Buried Leads - LynDee Walker

The picture on the cover of this book was enough to get my interest.  I happen to love shoes.  The story inside lived up to the fun of the cover.  It kept my interest from the very beginning.

Nichelle Clark is a reporter in Richmond VA on the crime and courthouse beats.  She will do anything for a story and would like to move up to covering politics for the Washington Post.  She's smart and funny and clever.  She is one of the more likeable heroines I've met in a while.  She hears about a dead body found in the woods over her police scanner late one night and goes to investigate.  The stiff turns out to be a lawyer and lobbyist for the tobacco industry.  As she doggedly pursues this case, it keeps getting deeper and deeper.  She soon finds herself being warned off and that's enough to get any reporter's juices going.

The mystery in this story is a complex one and I enjoyed it.  No simple solutions here.  It's a pleasure to follow Nichelle's investigation as she sifts through the evidence using her own investigative skills and her arsenal of law enforcement contacts.  I love watching a good detective at work.  Her law enforcement contacts feel professional and competent. I love that she doesn't seem condescending toward the people around her.  I really don't enjoy female detective that seem to think they are above normal life.  Nichelle feels like someone you would be friends with. 

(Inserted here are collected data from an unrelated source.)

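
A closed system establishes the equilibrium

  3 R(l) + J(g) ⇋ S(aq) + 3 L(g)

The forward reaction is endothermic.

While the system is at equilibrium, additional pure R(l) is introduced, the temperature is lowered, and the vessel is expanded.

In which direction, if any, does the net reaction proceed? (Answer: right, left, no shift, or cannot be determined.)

cannot be determined

R is a pure liquid; its activity is 1 regardless of amount, so Q is unaffected — no shift from this change.
The forward reaction is endothermic. Lowering T favours the exothermic direction — shift to the left.
Gas moles: reactants 1, products 3 (Δn_gas = +2). Expansion shifts the system toward the side with more moles of gas — to the right.
The individual effects push in opposite directions; without quantitative information the net direction cannot be determined.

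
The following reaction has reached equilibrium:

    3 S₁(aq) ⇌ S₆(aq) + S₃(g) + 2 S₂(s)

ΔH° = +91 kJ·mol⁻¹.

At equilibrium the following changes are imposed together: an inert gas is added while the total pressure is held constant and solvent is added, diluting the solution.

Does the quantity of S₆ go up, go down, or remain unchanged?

Adding inert gas at constant total pressure expands the volume and lowers every reacting partial pressure. With Δn_gas = 1 − 0 = +1, Q moves away from K toward the side with fewer gas moles, so the system shifts toward the side with more gas moles — to the right.
Dilution lowers every aqueous concentration by the same factor. Δn_aq = 1 − 3 = -2, so the system shifts toward the side with more dissolved moles — to the left.
The two effects oppose each other, so the net shift — and hence the change in S₆ — cannot be determined from the given information.

cannot be determined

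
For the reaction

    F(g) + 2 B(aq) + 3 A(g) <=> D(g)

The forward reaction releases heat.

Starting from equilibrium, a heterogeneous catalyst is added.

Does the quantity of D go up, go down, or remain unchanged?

unchanged

A catalyst speeds both forward and reverse rates equally; it changes neither Q nor K — no shift from this change.
No net shift occurs, so the amount of D is unchanged.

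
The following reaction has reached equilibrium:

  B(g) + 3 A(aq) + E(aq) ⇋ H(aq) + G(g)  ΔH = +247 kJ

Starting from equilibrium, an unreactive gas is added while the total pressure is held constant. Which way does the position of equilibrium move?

Adding inert gas at constant total pressure expands the volume, scaling every reacting partial pressure by the same factor. Δn_gas = 1 − 1 = 0, so Q is unchanged — no shift.

no shift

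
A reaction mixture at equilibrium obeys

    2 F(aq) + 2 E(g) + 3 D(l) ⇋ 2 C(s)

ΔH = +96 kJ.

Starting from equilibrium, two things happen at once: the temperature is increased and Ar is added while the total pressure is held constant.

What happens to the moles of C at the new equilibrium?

The forward reaction is endothermic. Raising T favours the endothermic direction — shift to the right.
Adding inert gas at constant total pressure expands the volume and lowers every reacting partial pressure. With Δn_gas = 0 − 2 = -2, Q moves away from K toward the side with fewer gas moles, so the system shifts toward the side with more gas moles — to the left.
The two effects oppose each other, so the net shift — and hence the change in C — cannot be determined from the given information.

cannot be determined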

This is more of a traditional mystery to me than a cozy though it has elements of a cozy.  It's not set in a small town and the heroine doesn't have some weird hobby or shop that plays into the mystery like so many cozies.    Nichelle actually has a legitimate reason to be pursuing this case and does it as a professional, it just happens to be a professional journalist rather than a professional detective.  It's a quick read, it's not graphic with violence or sex and it's fun but it's not quite as soft as a cozy generally is.

There is a love triangle but for some reason it isn't as obnoxious as I usually find them though I do need it to resolve soon.  Like most readers, writing love triangles is one of the most annoying things that writers do.  They never feel realistic to me because so few men would put up with them.

It felt to me that there was one small continuity error when she was warned away from investigating one of her suspects.  I didn't think that she had even mentioned to anyone else yet that she was following that path so I'm not sure why she would be warned away from it but that was minor.  Maybe I had just missed something.

I can recommend this book for lovers of traditional or cozy mysteries. It should have great appeal to lovers of either genre and you don't have to have read the first in the series to enjoy this one. This is the first one I have read. 

This book was provided by Netgalley and I appreciated the opportunity to read and review it.